На его счастье, товарищ Костенико оказался прав, говоря о скорой победе – через месяц война и впрямь кончилась, белые бежали через Крым, а Яшка героем вернулся домой. На селе его зауважали несколько больше, а Семён – тот и вовсе был восхищен рассказами друга о славных боевых походах. Слушая Якова и, откровенно завидуя ему, покусывал он ус, смоченный бражкой и думал: «Эх, зря я тогда…» или «И почему только не я…»

                            Яков, Семён и коллективизация

Докатились до села вести об обязательной коллективизации. Собрались треушцы на сход, курят, «будущую жисть» обговаривают. В зачинщиках Родион Разносольцев, бывший красноармейский обозник. Обсуждают, как новую колхозную артель назовут.
- Надо, - кричит Родион, - чтобы обязательно какой-нибудь «путь» был. Во всех соседних селах так называют.
- «Путь вперёд», - предложил кто-то.
- «Вперед» уже есть. У двуушан. – объявил Родион.
- Так че, назад, что ли?
- «Назад» нельзя. Это уже контра.
Стали предлагать разные варианты: и «направо», и «налево», и даже «в сторону».
Яшка предложил назвать «вкривь», Семён – «вкось».
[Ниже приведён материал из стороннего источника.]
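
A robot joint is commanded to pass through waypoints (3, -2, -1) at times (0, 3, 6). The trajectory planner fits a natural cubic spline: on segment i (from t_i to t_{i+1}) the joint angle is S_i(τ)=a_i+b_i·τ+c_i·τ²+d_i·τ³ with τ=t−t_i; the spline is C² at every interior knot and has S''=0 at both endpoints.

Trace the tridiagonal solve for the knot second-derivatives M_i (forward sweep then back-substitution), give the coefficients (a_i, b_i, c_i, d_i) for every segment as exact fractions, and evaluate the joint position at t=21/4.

Δ: Δ0=-5/3, Δ1=1/3
row 1: diag=12, rhs=12; c'=1/4, d'=1
back: M1=1
M: M0=0, M1=1, M2=0
seg 0: a=3, c=M0/2=0, d=(M1−M0)/(6·3)=1/18, b=Δ0−h0·(2M0+M1)/6=-13/6
seg 1: a=-2, c=M1/2=1/2, d=(M2−M1)/(6·3)=-1/18, b=Δ1−h1·(2M1+M2)/6=-2/3
t_q=21/4 → seg 1, τ=9/4; S=-2+-2/3·τ+1/2·τ²+-1/18·τ³=-205/128

  seg 0: a=3 b=-13/6 c=0 d=1/18
  seg 1: a=-2 b=-2/3 c=1/2 d=-1/18
S(21/4) = -205/128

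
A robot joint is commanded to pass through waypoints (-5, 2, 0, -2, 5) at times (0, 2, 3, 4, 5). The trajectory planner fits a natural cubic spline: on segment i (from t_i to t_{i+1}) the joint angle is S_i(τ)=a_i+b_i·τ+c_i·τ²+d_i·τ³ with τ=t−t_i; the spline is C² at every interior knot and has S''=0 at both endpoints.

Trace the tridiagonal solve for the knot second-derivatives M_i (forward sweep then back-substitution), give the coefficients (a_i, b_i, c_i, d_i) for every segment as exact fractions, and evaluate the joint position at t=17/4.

  seg 0: a=-5 b=224/43 c=0 d=-147/344
  seg 1: a=2 b=7/86 c=-441/172 d=83/172
  seg 2: a=0 b=-619/172 c=-48/43 d=467/172
  seg 3: a=-2 b=199/86 c=1209/172 d=-403/172
S(17/4) = -11215/11008

Δ: Δ0=7/2, Δ1=-2, Δ2=-2, Δ3=7
row 1: diag=6, rhs=-33; c'=1/6, d'=-11/2
row 2: denom=4−1·1/6=23/6; d'=(0−1·-11/2)/(23/6)=33/23
row 3: denom=4−1·6/23=86/23; d'=(54−1·33/23)/(86/23)=1209/86
back: M3=1209/86
back: M2=33/23−6/23·1209/86=-96/43
back: M1=-11/2−1/6·-96/43=-441/86
M: M0=0, M1=-441/86, M2=-96/43, M3=1209/86, M4=0
seg 0: a=-5, c=M0/2=0, d=(M1−M0)/(6·2)=-147/344, b=Δ0−h0·(2M0+M1)/6=224/43
seg 1: a=2, c=M1/2=-441/172, d=(M2−M1)/(6·1)=83/172, b=Δ1−h1·(2M1+M2)/6=7/86
seg 2: a=0, c=M2/2=-48/43, d=(M3−M2)/(6·1)=467/172, b=Δ2−h2·(2M2+M3)/6=-619/172
seg 3: a=-2, c=M3/2=1209/172, d=(M4−M3)/(6·1)=-403/172, b=Δ3−h3·(2M3+M4)/6=199/86
t_q=17/4 → seg 3, τ=1/4; S=-2+199/86·τ+1209/172·τ²+-403/172·τ³=-11215/11008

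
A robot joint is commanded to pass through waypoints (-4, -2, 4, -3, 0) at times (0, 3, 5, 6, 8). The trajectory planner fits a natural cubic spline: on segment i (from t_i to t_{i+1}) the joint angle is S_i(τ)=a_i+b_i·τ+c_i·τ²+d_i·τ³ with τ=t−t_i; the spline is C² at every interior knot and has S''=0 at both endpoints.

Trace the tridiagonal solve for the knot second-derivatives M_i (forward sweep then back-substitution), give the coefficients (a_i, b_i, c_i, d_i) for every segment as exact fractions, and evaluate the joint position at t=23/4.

  seg 0: a=-4 b=-658/489 c=0 d=328/1467
  seg 1: a=-2 b=2294/489 c=328/163 d=-2795/1956
  seg 2: a=4 b=-2155/489 c=-2139/326 d=3881/978
  seg 3: a=-3 b=-5501/978 c=871/163 d=-871/978
S(23/4) = -27579/20864

Δ: Δ0=2/3, Δ1=3, Δ2=-7, Δ3=3/2
row 1: diag=10, rhs=14; c'=1/5, d'=7/5
row 2: denom=6−2·1/5=28/5; d'=(-60−2·7/5)/(28/5)=-157/14
row 3: denom=6−1·5/28=163/28; d'=(51−1·-157/14)/(163/28)=1742/163
back: M3=1742/163
back: M2=-157/14−5/28·1742/163=-2139/163
back: M1=7/5−1/5·-2139/163=656/163
M: M0=0, M1=656/163, M2=-2139/163, M3=1742/163, M4=0
seg 0: a=-4, c=M0/2=0, d=(M1−M0)/(6·3)=328/1467, b=Δ0−h0·(2M0+M1)/6=-658/489
seg 1: a=-2, c=M1/2=328/163, d=(M2−M1)/(6·2)=-2795/1956, b=Δ1−h1·(2M1+M2)/6=2294/489
seg 2: a=4, c=M2/2=-2139/326, d=(M3−M2)/(6·1)=3881/978, b=Δ2−h2·(2M2+M3)/6=-2155/489
seg 3: a=-3, c=M3/2=871/163, d=(M4−M3)/(6·2)=-871/978, b=Δ3−h3·(2M3+M4)/6=-5501/978
t_q=23/4 → seg 2, τ=3/4; S=4+-2155/489·τ+-2139/326·τ²+3881/978·τ³=-27579/20864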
Эти предложения были отметены поганой метлой как уклонистские вместе с любопытствующей чернявой собачонкой. Страсти накалялись.
И тут кто-то выкрикнул:
- «Путь вослед»!
Все замерли.
- Вослед чему? – ревниво прицепился Родион.
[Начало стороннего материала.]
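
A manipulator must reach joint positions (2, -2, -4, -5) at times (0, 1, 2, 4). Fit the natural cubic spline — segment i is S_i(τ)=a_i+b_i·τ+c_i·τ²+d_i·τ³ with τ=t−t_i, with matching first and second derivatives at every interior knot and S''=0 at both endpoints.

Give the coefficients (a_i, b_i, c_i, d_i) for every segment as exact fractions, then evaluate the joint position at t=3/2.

Δ: Δ0=-4, Δ1=-2, Δ2=-1/2
row 1: diag=4, rhs=12; c'=1/4, d'=3
row 2: denom=6−1·1/4=23/4; d'=(9−1·3)/(23/4)=24/23
back: M2=24/23
back: M1=3−1/4·24/23=63/23
M: M0=0, M1=63/23, M2=24/23, M3=0
seg 0: a=2, c=M0/2=0, d=(M1−M0)/(6·1)=21/46, b=Δ0−h0·(2M0+M1)/6=-205/46
seg 1: a=-2, c=M1/2=63/46, d=(M2−M1)/(6·1)=-13/46, b=Δ1−h1·(2M1+M2)/6=-71/23
seg 2: a=-4, c=M2/2=12/23, d=(M3−M2)/(6·2)=-2/23, b=Δ2−h2·(2M2+M3)/6=-55/46
t_q=3/2 → seg 1, τ=1/2; S=-2+-71/23·τ+63/46·τ²+-13/46·τ³=-1191/368

  seg 0: a=2 b=-205/46 c=0 d=21/46
  seg 1: a=-2 b=-71/23 c=63/46 d=-13/46
  seg 2: a=-4 b=-55/46 c=12/23 d=-2/23
S(3/2) = -1191/368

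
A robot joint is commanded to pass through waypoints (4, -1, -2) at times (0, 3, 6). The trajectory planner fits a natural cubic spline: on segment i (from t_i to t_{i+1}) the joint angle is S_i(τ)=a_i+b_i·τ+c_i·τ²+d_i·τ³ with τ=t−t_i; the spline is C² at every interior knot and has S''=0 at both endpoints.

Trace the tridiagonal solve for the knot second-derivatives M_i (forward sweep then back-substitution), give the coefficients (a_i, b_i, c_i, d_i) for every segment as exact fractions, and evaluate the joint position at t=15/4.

Δ: Δ0=-5/3, Δ1=-1/3
row 1: diag=12, rhs=8; c'=1/4, d'=2/3
back: M1=2/3
M: M0=0, M1=2/3, M2=0
seg 0: a=4, c=M0/2=0, d=(M1−M0)/(6·3)=1/27, b=Δ0−h0·(2M0+M1)/6=-2
seg 1: a=-1, c=M1/2=1/3, d=(M2−M1)/(6·3)=-1/27, b=Δ1−h1·(2M1+M2)/6=-1
t_q=15/4 → seg 1, τ=3/4; S=-1+-1·τ+1/3·τ²+-1/27·τ³=-101/64

  seg 0: a=4 b=-2 c=0 d=1/27
  seg 1: a=-1 b=-1 c=1/3 d=-1/27
S(15/4) = -101/64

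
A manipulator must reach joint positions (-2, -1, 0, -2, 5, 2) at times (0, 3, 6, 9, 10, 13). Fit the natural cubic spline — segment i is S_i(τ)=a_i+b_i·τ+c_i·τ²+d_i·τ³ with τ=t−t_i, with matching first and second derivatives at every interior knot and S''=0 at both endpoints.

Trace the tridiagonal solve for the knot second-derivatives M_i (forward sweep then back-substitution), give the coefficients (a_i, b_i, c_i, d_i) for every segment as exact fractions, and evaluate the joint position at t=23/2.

Δ: Δ0=1/3, Δ1=1/3, Δ2=-2/3, Δ3=7, Δ4=-1
row 1: diag=12, rhs=0; c'=1/4, d'=0
row 2: denom=12−3·1/4=45/4; d'=(-6−3·0)/(45/4)=-8/15
row 3: denom=8−3·4/15=36/5; d'=(46−3·-8/15)/(36/5)=119/18
row 4: denom=8−1·5/36=283/36; d'=(-48−1·119/18)/(283/36)=-1966/283
back: M4=-1966/283
back: M3=119/18−5/36·-1966/283=2144/283
back: M2=-8/15−4/15·2144/283=-2168/849
back: M1=0−1/4·-2168/849=542/849
M: M0=0, M1=542/849, M2=-2168/849, M3=2144/283, M4=-1966/283, M5=0
seg 0: a=-2, c=M0/2=0, d=(M1−M0)/(6·3)=271/7641, b=Δ0−h0·(2M0+M1)/6=4/283
seg 1: a=-1, c=M1/2=271/849, d=(M2−M1)/(6·3)=-1355/7641, b=Δ1−h1·(2M1+M2)/6=275/283
seg 2: a=0, c=M2/2=-1084/849, d=(M3−M2)/(6·3)=4300/7641, b=Δ2−h2·(2M2+M3)/6=-538/283
seg 3: a=-2, c=M3/2=1072/283, d=(M4−M3)/(6·1)=-685/283, b=Δ3−h3·(2M3+M4)/6=1594/283
seg 4: a=5, c=M4/2=-983/283, d=(M5−M4)/(6·3)=983/2547, b=Δ4−h4·(2M4+M5)/6=1683/283
t_q=23/2 → seg 4, τ=3/2; S=5+1683/283·τ+-983/283·τ²+983/2547·τ³=16771/2264

  seg 0: a=-2 b=4/283 c=0 d=271/7641
  seg 1: a=-1 b=275/283 c=271/849 d=-1355/7641
  seg 2: a=0 b=-538/283 c=-1084/849 d=4300/7641
  seg 3: a=-2 b=1594/283 c=1072/283 d=-685/283
  seg 4: a=5 b=1683/283 c=-983/283 d=983/2547
S(23/2) = 16771/2264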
- Ну, этому, этим… Марсу и Энглицу…
Вопрос был решен.
Официальное название треушского колхоза «Путь вослед Марксу и Энгельсу» было занесено в протокол.
Остро встал вопрос о председателе.
Предложили кандидатуру Яшку Цифиря, но отклонили как подозрительную. Семен взял самоотвод. Родиона никто не предлагал, как он ни пыжился.
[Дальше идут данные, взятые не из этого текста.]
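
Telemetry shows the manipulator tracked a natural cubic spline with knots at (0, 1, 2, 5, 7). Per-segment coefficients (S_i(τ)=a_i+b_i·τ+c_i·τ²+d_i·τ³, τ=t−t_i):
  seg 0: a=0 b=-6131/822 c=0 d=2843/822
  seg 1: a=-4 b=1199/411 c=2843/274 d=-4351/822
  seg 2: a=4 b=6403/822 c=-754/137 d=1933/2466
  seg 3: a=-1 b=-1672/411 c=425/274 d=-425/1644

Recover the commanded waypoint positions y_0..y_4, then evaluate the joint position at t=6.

y_0=0 y_1=-4 y_2=4 y_3=-1 y_4=-5
S(6) = -2069/548

y_0 = S_0(0) = a_0 = 0
y_1 = S_1(0) = a_1 = -4
y_2 = S_2(0) = a_2 = 4
y_3 = S_3(0) = a_3 = -1
y_4 = S_3(2) = -5
t_q=6 is in segment 3 (τ=1); S_3(τ)=-2069/548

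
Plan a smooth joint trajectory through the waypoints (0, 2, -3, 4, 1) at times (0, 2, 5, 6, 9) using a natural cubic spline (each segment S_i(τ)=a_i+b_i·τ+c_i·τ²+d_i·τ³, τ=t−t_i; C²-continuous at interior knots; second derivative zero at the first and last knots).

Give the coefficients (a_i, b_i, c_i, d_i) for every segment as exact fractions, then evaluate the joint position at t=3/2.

  seg 0: a=0 b=679/279 c=0 d=-100/279
  seg 1: a=2 b=-521/279 c=-200/93 d=1856/2511
  seg 2: a=-3 b=1447/279 c=1256/279 d=-250/93
  seg 3: a=4 b=1709/279 c=-994/279 d=994/2511
S(3/2) = 227/93

Δ: Δ0=1, Δ1=-5/3, Δ2=7, Δ3=-1
row 1: diag=10, rhs=-16; c'=3/10, d'=-8/5
row 2: denom=8−3·3/10=71/10; d'=(52−3·-8/5)/(71/10)=8
row 3: denom=8−1·10/71=558/71; d'=(-48−1·8)/(558/71)=-1988/279
back: M3=-1988/279
back: M2=8−10/71·-1988/279=2512/279
back: M1=-8/5−3/10·2512/279=-400/93
M: M0=0, M1=-400/93, M2=2512/279, M3=-1988/279, M4=0
seg 0: a=0, c=M0/2=0, d=(M1−M0)/(6·2)=-100/279, b=Δ0−h0·(2M0+M1)/6=679/279
seg 1: a=2, c=M1/2=-200/93, d=(M2−M1)/(6·3)=1856/2511, b=Δ1−h1·(2M1+M2)/6=-521/279
seg 2: a=-3, c=M2/2=1256/279, d=(M3−M2)/(6·1)=-250/93, b=Δ2−h2·(2M2+M3)/6=1447/279
seg 3: a=4, c=M3/2=-994/279, d=(M4−M3)/(6·3)=994/2511, b=Δ3−h3·(2M3+M4)/6=1709/279
t_q=3/2 → seg 0, τ=3/2; S=0+679/279·τ+0·τ²+-100/279·τ³=227/93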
И тут опять кто-то выкрикнул:
- А давайте Недбайло позовем! Григория!
Сход одобрительно зашумел:
- А чего? Он мужик работящий, и артель потянет.
Родион было пытался возражать, но его перекричали. Яков с Семёном сидели молча. Решили – после схода идти всем к Недбайло, просить его сесть в председатели.
Долго обсуждали, что и сколько вносить в колхоз – все до ниточки или же по возможности. На первый раз решили ограничиться минимумом: скотина – одна голова, птица – две.
Матвей Сыромяткин предложил отдать колхозу свою жену. Матвею отказали.
- Жену, - сказали ему, - ты и так обязан в колхоз привести. Коли ты колхозник, то и она – тоже колхозница. А отдай ты взнос в виде козы своей, Рюхи.
- Да она ж безрогая! – упирался Сыромяткин.
- Колхозу не рога нужны, а пух и вымя!
Цифирю присудили привести в колхоз петуха с курицей, Голощупову – овечку и шашку с ножнами.
- Шашку не отдам, - набычился Семён, - это боевая семейная реликвия.
- Отдашь, - отвечали ему, - знаем мы, какая у вас она боевая. А в колхозе с ней пастух будет ходить, колхозное стадо от волков оборонять.
Григорий Недбайло, когда, наконец, понял, чего от него хотят, долго молчал, потом махнул рукой:
- Как хотите. Председатели так председатели. Но чтобы у меня – ни-ни! – погрозил он кулаком. – Завтра с шести утра принимаю вашу скотину по списку. Список очередности будет висеть на воротах.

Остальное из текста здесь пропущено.